The $10 million facility at the La Quinta, Calif. community is expected to further the trend that has already seen a swing from 95 percent golf memberships to 60 percent sports memberships among the property’s 1,400 members. The sports complex includes a fitness center, jacuzzi, swimming pool, bocce ball courts, dog park, drive-up movie area, tennis, a splash area for kids, pickleball courts, a restaurant and an open-air bar with fire pit.
When Jennifer Jenkins started work at PGA West 22 years ago, reported The Desert Sun of Palm Springs, Calif., the La Quinta, Calif. community was all about golf.
“We sold literally 95 percent golf,” Jenkins, the property’s Director of Marketing and Sales, told The Desert Sun. “Now, we are actually almost 60-40: 40 percent being golf and the 60 percent being our sports membership.”
The idea that more people are joining private country clubs these days for reasons besides golf, The Desert Sun reported, is one of the factors why PGA West spent $10 million on a new sports complex, which was unveiled to its membership on the weekend of November 10-11.
The four-acre PGA West sports complex, which incorporates some of the land from the tennis and fitness center that occupied the land before, includes a fitness center, jacuzzi, swimming pool, bocce ball courts, a dog park, a drive-up movie area, tennis, a splash area for kids, pickleball courts, a restaurant and an open-air bar with fire pit, The Desert Sun reported. It’s all part of more activities for people who aren’t as intrigued by golf as past generations.
The new complex is also about getting members to PGA West who are not homeowners at the La Quinta complex, The Desert Sun reported.
“We have 1,400 memberships, and probably 80 percent of those members live on campus, so they live on one of the golf courses,” Jenkins said. “We actually went back to the community first, so people that had passed [on a membership], or didn’t play golf, [were targeted for] our first mailing and e-mail campaign.”
The sports club memberships are also open to those who do not live at PGA West but want access to the facilities, Jenkins added. Those non-golfing members may, in turn, want to upgrade their memberships and become golf members in time.
A membership to the PGA West sports complex is $10,000 for an initiation, which does not include golf, The Desert Sun reported. A $20,000 sports membership includes the sports complex and limited access to golf on a pay-as-you-go basis. The full golf membership is $45,000 and includes the sports complex.
The opening of the new sports complex hardly means that golf is hardly going away from PGA West, assured Jenkins.
“Not only do [PGA West members] play, but they actually play more here,” she told The Desert Sun. “They might play three or four times a week versus when they are back in their summer home [when] they play maybe once a week.”
Ben Dobbs, General Manager of the three private courses at the six-course PGA West complex, told The Desert Sun that the opening of the sports complex reflects how the property now wants “to be more than just a golf community.”
“We’ve got great golf, but in order to attract new members and keep the members we have, we need to be more than just golf,” Dobbs said. “So we’ve got to offer something for the kids, something for the grandkids.”
While golf remains important for private clubs, it can’t be the only focus for attracting or retaining members, Dobbs added.
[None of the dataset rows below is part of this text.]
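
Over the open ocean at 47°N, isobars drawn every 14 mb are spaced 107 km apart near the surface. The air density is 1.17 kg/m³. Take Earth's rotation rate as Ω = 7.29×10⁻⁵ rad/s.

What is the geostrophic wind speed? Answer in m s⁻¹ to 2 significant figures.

100 m s⁻¹

Coriolis parameter at 47°N:
f = 2Ω sin φ = 2 × 7.29×10⁻⁵ × sin 47° = 1.07×10⁻⁴ s⁻¹
Pressure gradient: |∂P/∂n| = 1400 Pa / 107000 m = 1.31×10⁻² Pa/m
Geostrophic balance (pressure-gradient force = Coriolis force):
V_g = (1/(fρ)) |∂P/∂n| = 1.31×10⁻² / (1.07×10⁻⁴ × 1.17) = 105 m/s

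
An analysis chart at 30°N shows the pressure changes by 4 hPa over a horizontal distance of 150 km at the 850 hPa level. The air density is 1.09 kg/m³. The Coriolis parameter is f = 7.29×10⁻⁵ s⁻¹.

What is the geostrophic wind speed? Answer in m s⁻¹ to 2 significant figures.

Pressure gradient: |∂P/∂n| = 400 Pa / 150000 m = 2.67×10⁻³ Pa/m
Geostrophic balance (pressure-gradient force = Coriolis force):
V_g = (1/(fρ)) |∂P/∂n| = 2.67×10⁻³ / (7.29×10⁻⁵ × 1.09) = 33.6 m/s

34 m s⁻¹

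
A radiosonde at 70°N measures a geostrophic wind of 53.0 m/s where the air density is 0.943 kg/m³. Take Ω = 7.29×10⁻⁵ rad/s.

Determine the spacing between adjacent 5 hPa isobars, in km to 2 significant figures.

Coriolis parameter at 70°N:
f = 2Ω sin φ = 2 × 7.29×10⁻⁵ × sin 70° = 1.37×10⁻⁴ s⁻¹
Geostrophic balance rearranged: |∂P/∂n| = f ρ V_g
|∂P/∂n| = 1.37×10⁻⁴ × 0.943 × 53.0 = 6.85×10⁻³ Pa/m
Isobar spacing: Δn = ΔP/|∂P/∂n| = 500 Pa / 6.85×10⁻³ Pa/m = 73020 m ≈ 73 km

73 km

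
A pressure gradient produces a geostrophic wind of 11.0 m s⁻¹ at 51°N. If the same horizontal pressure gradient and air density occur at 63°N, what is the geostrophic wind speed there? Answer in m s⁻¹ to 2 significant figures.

With the same pressure gradient and density, V_g ∝ 1/f ∝ 1/sin φ.
V₂ = V₁ · sin φ₁ / sin φ₂ = 11.0 × sin 51° / sin 63°
V₂ = 11.0 × 0.7771/0.8910 = 9.6 m s⁻¹

9.6 m s⁻¹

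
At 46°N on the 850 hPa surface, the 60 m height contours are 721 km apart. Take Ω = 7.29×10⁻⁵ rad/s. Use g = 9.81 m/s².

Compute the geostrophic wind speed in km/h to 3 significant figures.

28.0 km/h

Coriolis parameter at 46°N:
f = 2Ω sin φ = 2 × 7.29×10⁻⁵ × sin 46° = 1.05×10⁻⁴ s⁻¹
Height gradient: |∂Z/∂n| = 60 m / 721000 m = 8.32×10⁻⁵
On a pressure surface, geostrophic balance gives V_g = (g/f)|∂Z/∂n|:
V_g = 9.81 × 8.32×10⁻⁵ / 1.05×10⁻⁴ = 7.78 m/s
Converting: 7.78 m/s × 3.6 = 28.0 km/h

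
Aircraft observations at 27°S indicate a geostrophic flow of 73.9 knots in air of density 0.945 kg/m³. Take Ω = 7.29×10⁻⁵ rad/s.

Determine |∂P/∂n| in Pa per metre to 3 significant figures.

2.38×10⁻³ Pa/m

Coriolis parameter at 27°S:
f = 2Ω sin φ = 2 × 7.29×10⁻⁵ × sin 27° = 6.62×10⁻⁵ s⁻¹
Wind speed in SI: 73.9 knots = 38.0 m/s
Geostrophic balance rearranged: |∂P/∂n| = f ρ V_g
|∂P/∂n| = 6.62×10⁻⁵ × 0.945 × 38.0 = 2.38×10⁻³ Pa/m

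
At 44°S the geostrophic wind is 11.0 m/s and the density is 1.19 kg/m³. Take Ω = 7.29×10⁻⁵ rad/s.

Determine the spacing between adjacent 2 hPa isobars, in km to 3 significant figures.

Coriolis parameter at 44°S:
f = 2Ω sin φ = 2 × 7.29×10⁻⁵ × sin 44° = 1.01×10⁻⁴ s⁻¹
Geostrophic balance rearranged: |∂P/∂n| = f ρ V_g
|∂P/∂n| = 1.01×10⁻⁴ × 1.19 × 11.0 = 1.33×10⁻³ Pa/m
Isobar spacing: Δn = ΔP/|∂P/∂n| = 200 Pa / 1.33×10⁻³ Pa/m = 150856 m ≈ 151 km

151 km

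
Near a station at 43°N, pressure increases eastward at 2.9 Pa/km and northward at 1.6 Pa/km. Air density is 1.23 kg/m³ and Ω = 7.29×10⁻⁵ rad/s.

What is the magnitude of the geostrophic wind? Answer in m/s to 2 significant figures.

27 m/s

Coriolis parameter at 43°N:
f = 2Ω sin φ = 2 × 7.29×10⁻⁵ × sin 43° = 9.94×10⁻⁵ s⁻¹
Component geostrophic relations (x east, y north):
u_g = −(1/(fρ)) ∂P/∂y,  v_g = (1/(fρ)) ∂P/∂x
u_g = −(1.6×10⁻³)/(9.94×10⁻⁵ × 1.23) = −13.1 m/s;  v_g = (2.9×10⁻³)/(9.94×10⁻⁵ × 1.23) = 23.7 m/s
|V_g| = √(u_g² + v_g²) = 27.1 m/s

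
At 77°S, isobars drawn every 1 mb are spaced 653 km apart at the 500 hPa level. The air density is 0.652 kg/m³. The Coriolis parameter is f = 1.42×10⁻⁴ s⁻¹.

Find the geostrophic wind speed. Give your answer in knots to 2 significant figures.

3.2 knots

Pressure gradient: |∂P/∂n| = 100 Pa / 653000 m = 1.53×10⁻⁴ Pa/m
Geostrophic balance (pressure-gradient force = Coriolis force):
V_g = (1/(fρ)) |∂P/∂n| = 1.53×10⁻⁴ / (1.42×10⁻⁴ × 0.652) = 1.65 m/s
Converting: 1.65 m/s × 1.944 = 3.2 knots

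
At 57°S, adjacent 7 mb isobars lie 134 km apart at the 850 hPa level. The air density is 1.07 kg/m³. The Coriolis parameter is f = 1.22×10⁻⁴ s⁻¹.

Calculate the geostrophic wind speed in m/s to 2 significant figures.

40 m/s

Pressure gradient: |∂P/∂n| = 700 Pa / 134000 m = 5.22×10⁻³ Pa/m
Geostrophic balance (pressure-gradient force = Coriolis force):
V_g = (1/(fρ)) |∂P/∂n| = 5.22×10⁻³ / (1.22×10⁻⁴ × 1.07) = 40.0 m/s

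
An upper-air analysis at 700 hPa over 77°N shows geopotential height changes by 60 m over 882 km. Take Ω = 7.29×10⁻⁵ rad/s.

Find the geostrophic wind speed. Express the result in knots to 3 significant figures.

Coriolis parameter at 77°N:
f = 2Ω sin φ = 2 × 7.29×10⁻⁵ × sin 77° = 1.42×10⁻⁴ s⁻¹
Height gradient: |∂Z/∂n| = 60 m / 882000 m = 6.80×10⁻⁵
On a pressure surface, geostrophic balance gives V_g = (g/f)|∂Z/∂n|:
V_g = 9.81 × 6.80×10⁻⁵ / 1.42×10⁻⁴ = 4.70 m/s
Converting: 4.70 m/s × 1.944 = 9.13 knots

9.13 knots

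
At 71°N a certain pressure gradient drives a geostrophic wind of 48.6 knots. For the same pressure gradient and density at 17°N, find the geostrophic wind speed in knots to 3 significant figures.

With the same pressure gradient and density, V_g ∝ 1/f ∝ 1/sin φ.
V₂ = V₁ · sin φ₁ / sin φ₂ = 48.6 × sin 71° / sin 17°
V₂ = 48.6 × 0.9455/0.2924 = 157 knots

157 knots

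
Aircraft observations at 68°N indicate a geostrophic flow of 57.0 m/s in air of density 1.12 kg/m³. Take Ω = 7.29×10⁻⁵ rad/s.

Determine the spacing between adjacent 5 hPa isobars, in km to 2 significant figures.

Coriolis parameter at 68°N:
f = 2Ω sin φ = 2 × 7.29×10⁻⁵ × sin 68° = 1.35×10⁻⁴ s⁻¹
Geostrophic balance rearranged: |∂P/∂n| = f ρ V_g
|∂P/∂n| = 1.35×10⁻⁴ × 1.12 × 57.0 = 8.63×10⁻³ Pa/m
Isobar spacing: Δn = ΔP/|∂P/∂n| = 500 Pa / 8.63×10⁻³ Pa/m = 57937 m ≈ 58 km

58 km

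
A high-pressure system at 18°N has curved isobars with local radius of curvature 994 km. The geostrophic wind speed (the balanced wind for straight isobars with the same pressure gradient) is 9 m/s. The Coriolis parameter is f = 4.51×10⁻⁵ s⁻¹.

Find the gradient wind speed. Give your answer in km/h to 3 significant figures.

Around a high, pressure-gradient force acts outward with centrifugal, so Coriolis balances both:
fV = (1/ρ)|∂P/∂n| + V²/R  →  V² − fR·V + fR·V_g = 0
With fR = 4.51×10⁻⁵ × 994×10³ m = 44.8 m/s:
V = [fR − √((fR)² − 4 fR V_g)]/2 = [44.8 − √(44.8² − 4×44.8×9)]/2 = 12.5 m/s
Supergeostrophic (V > V_g = 9 m/s), as expected around a high.
Converting: 12.5 m/s × 3.6 = 44.9 km/h

44.9 km/h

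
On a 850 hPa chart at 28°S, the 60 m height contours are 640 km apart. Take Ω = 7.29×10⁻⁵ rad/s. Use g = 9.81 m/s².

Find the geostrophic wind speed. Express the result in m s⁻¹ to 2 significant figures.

13 m s⁻¹

Coriolis parameter at 28°S:
f = 2Ω sin φ = 2 × 7.29×10⁻⁵ × sin 28° = 6.84×10⁻⁵ s⁻¹
Height gradient: |∂Z/∂n| = 60 m / 640000 m = 9.38×10⁻⁵
On a pressure surface, geostrophic balance gives V_g = (g/f)|∂Z/∂n|:
V_g = 9.81 × 9.38×10⁻⁵ / 6.84×10⁻⁵ = 13.4 m/s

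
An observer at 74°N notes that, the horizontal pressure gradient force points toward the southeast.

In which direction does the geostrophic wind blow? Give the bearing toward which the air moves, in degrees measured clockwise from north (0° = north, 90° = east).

225°

The pressure-gradient force points toward the southeast (bearing 135°).
Geostrophic balance: in the Northern Hemisphere the Coriolis force deflects motion to the right, so the geostrophic wind blows 90° to the right of the pressure-gradient force (low pressure on the left).
Rotating 135° by 90° clockwise gives 225° — the wind blows toward the southwest.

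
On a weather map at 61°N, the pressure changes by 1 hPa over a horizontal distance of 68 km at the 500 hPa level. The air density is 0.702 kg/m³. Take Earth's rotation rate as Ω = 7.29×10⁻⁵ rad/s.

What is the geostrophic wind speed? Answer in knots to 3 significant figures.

Coriolis parameter at 61°N:
f = 2Ω sin φ = 2 × 7.29×10⁻⁵ × sin 61° = 1.28×10⁻⁴ s⁻¹
Pressure gradient: |∂P/∂n| = 100 Pa / 68000 m = 1.47×10⁻³ Pa/m
Geostrophic balance (pressure-gradient force = Coriolis force):
V_g = (1/(fρ)) |∂P/∂n| = 1.47×10⁻³ / (1.28×10⁻⁴ × 0.702) = 16.4 m/s
Converting: 16.4 m/s × 1.944 = 31.9 knots

31.9 knots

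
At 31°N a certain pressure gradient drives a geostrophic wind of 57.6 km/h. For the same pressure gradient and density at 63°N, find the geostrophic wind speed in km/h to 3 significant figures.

With the same pressure gradient and density, V_g ∝ 1/f ∝ 1/sin φ.
V₂ = V₁ · sin φ₁ / sin φ₂ = 57.6 × sin 31° / sin 63°
V₂ = 57.6 × 0.5150/0.8910 = 33.3 km/h

33.3 km/h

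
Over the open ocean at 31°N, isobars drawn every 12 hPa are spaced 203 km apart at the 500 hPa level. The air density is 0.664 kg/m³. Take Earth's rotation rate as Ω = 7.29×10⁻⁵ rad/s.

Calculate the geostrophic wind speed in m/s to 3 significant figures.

119 m/s

Coriolis parameter at 31°N:
f = 2Ω sin φ = 2 × 7.29×10⁻⁵ × sin 31° = 7.51×10⁻⁵ s⁻¹
Pressure gradient: |∂P/∂n| = 1200 Pa / 203000 m = 5.91×10⁻³ Pa/m
Geostrophic balance (pressure-gradient force = Coriolis force):
V_g = (1/(fρ)) |∂P/∂n| = 5.91×10⁻³ / (7.51×10⁻⁵ × 0.664) = 119 m/s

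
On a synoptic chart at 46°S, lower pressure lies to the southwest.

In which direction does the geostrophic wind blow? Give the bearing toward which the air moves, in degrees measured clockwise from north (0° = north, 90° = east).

135°

The pressure-gradient force points toward the southwest (bearing 225°).
Geostrophic balance: in the Southern Hemisphere the Coriolis force deflects motion to the left, so the geostrophic wind blows 90° to the left of the pressure-gradient force (low pressure on the right).
Rotating 225° by 90° counterclockwise gives 135° — the wind blows toward the southeast.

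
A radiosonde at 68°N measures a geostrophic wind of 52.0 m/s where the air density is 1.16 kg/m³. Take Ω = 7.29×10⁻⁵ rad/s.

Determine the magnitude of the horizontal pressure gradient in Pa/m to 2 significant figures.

Coriolis parameter at 68°N:
f = 2Ω sin φ = 2 × 7.29×10⁻⁵ × sin 68° = 1.35×10⁻⁴ s⁻¹
Geostrophic balance rearranged: |∂P/∂n| = f ρ V_g
|∂P/∂n| = 1.35×10⁻⁴ × 1.16 × 52.0 = 8.15×10⁻³ Pa/m

8.2×10⁻³ Pa/m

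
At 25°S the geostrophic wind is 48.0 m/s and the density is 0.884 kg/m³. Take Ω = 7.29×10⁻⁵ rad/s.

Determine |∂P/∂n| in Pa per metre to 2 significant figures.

2.6×10⁻³ Pa/m

Coriolis parameter at 25°S:
f = 2Ω sin φ = 2 × 7.29×10⁻⁵ × sin 25° = 6.16×10⁻⁵ s⁻¹
Geostrophic balance rearranged: |∂P/∂n| = f ρ V_g
|∂P/∂n| = 6.16×10⁻⁵ × 0.884 × 48.0 = 2.61×10⁻³ Pa/m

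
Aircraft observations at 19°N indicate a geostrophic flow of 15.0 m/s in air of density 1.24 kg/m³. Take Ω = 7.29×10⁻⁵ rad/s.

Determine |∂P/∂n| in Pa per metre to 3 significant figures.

Coriolis parameter at 19°N:
f = 2Ω sin φ = 2 × 7.29×10⁻⁵ × sin 19° = 4.75×10⁻⁵ s⁻¹
Geostrophic balance rearranged: |∂P/∂n| = f ρ V_g
|∂P/∂n| = 4.75×10⁻⁵ × 1.24 × 15.0 = 8.83×10⁻⁴ Pa/m

8.83×10⁻⁴ Pa/m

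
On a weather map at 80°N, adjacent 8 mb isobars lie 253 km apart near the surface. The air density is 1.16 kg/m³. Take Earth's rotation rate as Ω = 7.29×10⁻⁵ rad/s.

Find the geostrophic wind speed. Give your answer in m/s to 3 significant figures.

Coriolis parameter at 80°N:
f = 2Ω sin φ = 2 × 7.29×10⁻⁵ × sin 80° = 1.44×10⁻⁴ s⁻¹
Pressure gradient: |∂P/∂n| = 800 Pa / 253000 m = 3.16×10⁻³ Pa/m
Geostrophic balance (pressure-gradient force = Coriolis force):
V_g = (1/(fρ)) |∂P/∂n| = 3.16×10⁻³ / (1.44×10⁻⁴ × 1.16) = 19.0 m/s

19.0 m/s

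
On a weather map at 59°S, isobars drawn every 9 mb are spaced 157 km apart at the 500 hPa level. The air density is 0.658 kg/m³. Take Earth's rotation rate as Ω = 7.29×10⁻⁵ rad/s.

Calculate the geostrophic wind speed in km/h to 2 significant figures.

250 km/h

Coriolis parameter at 59°S:
f = 2Ω sin φ = 2 × 7.29×10⁻⁵ × sin 59° = 1.25×10⁻⁴ s⁻¹
Pressure gradient: |∂P/∂n| = 900 Pa / 157000 m = 5.73×10⁻³ Pa/m
Geostrophic balance (pressure-gradient force = Coriolis force):
V_g = (1/(fρ)) |∂P/∂n| = 5.73×10⁻³ / (1.25×10⁻⁴ × 0.658) = 69.7 m/s
Converting: 69.7 m/s × 3.6 = 250 km/h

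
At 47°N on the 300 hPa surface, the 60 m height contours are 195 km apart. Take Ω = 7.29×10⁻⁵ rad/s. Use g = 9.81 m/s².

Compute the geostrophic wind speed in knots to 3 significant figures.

55.0 knots

Coriolis parameter at 47°N:
f = 2Ω sin φ = 2 × 7.29×10⁻⁵ × sin 47° = 1.07×10⁻⁴ s⁻¹
Height gradient: |∂Z/∂n| = 60 m / 195000 m = 3.08×10⁻⁴
On a pressure surface, geostrophic balance gives V_g = (g/f)|∂Z/∂n|:
V_g = 9.81 × 3.08×10⁻⁴ / 1.07×10⁻⁴ = 28.3 m/s
Converting: 28.3 m/s × 1.944 = 55.0 knots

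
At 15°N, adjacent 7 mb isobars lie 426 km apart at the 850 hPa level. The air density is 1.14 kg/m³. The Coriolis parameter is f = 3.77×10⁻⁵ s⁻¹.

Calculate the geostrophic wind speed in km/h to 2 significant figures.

140 km/h

Pressure gradient: |∂P/∂n| = 700 Pa / 426000 m = 1.64×10⁻³ Pa/m
Geostrophic balance (pressure-gradient force = Coriolis force):
V_g = (1/(fρ)) |∂P/∂n| = 1.64×10⁻³ / (3.77×10⁻⁵ × 1.14) = 38.2 m/s
Converting: 38.2 m/s × 3.6 = 140 km/h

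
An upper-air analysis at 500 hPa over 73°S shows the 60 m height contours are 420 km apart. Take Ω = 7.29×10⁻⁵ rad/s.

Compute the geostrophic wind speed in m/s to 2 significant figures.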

So PGA West, The Desert Sun reported, has joined other clubs in abandoning the golf-first approach of the past to attract new members, who bring with them initiation fees and monthly dues.
“We need to do everything we can to keep the members we’ve got. The more value and amenities we offer them, the better chance that they will stay,” Dobbs said. “At the same time, it’s important to get the new members, young families, up-and-coming members to be able to join. Because we still have to hit that niche of young families.”
Those who came to PGA West for golf understand the need for a focus on fitness and lifestyle and less of an emphasis strictly on golf, he added.
“Our Board really gets it,” Dobbs said. “We do a good job with communicating to them about trends in the business and where we are.
“We are still putting money into our golf courses,” he added. “They are not deteriorating here. Our golf courses are still getting money and doing well, and they are still classic courses.”
The sports club might actually help keep those members, and maybe even bring more members of the family, Dobbs noted.
“One of the reasons that our members leave is that grandkids pull them away from the desert to different places,” he said. “So we wanted to make a product that the grandkids love so much when they get here that grandpa and grandma couldn’t leave.”
PGA West is not alone among properties in the Palm Springs area that have shifter their focus away from golf, The Desert Sun reported. Toscana Country Club in Indian Wells, Calif. has enhanced its club with casual dining, fitness areas and swimming pools in the last two years. Other desert clubs have added fitness centers and popular pickleball courts while maintaining their golf courses. Renovated clubhouses and even new clubhouses, like those at The Vintage Club in Indian Wells and Bighorn Golf Club in Palm Desert, Calif., are more about the community of the country club and less about golf.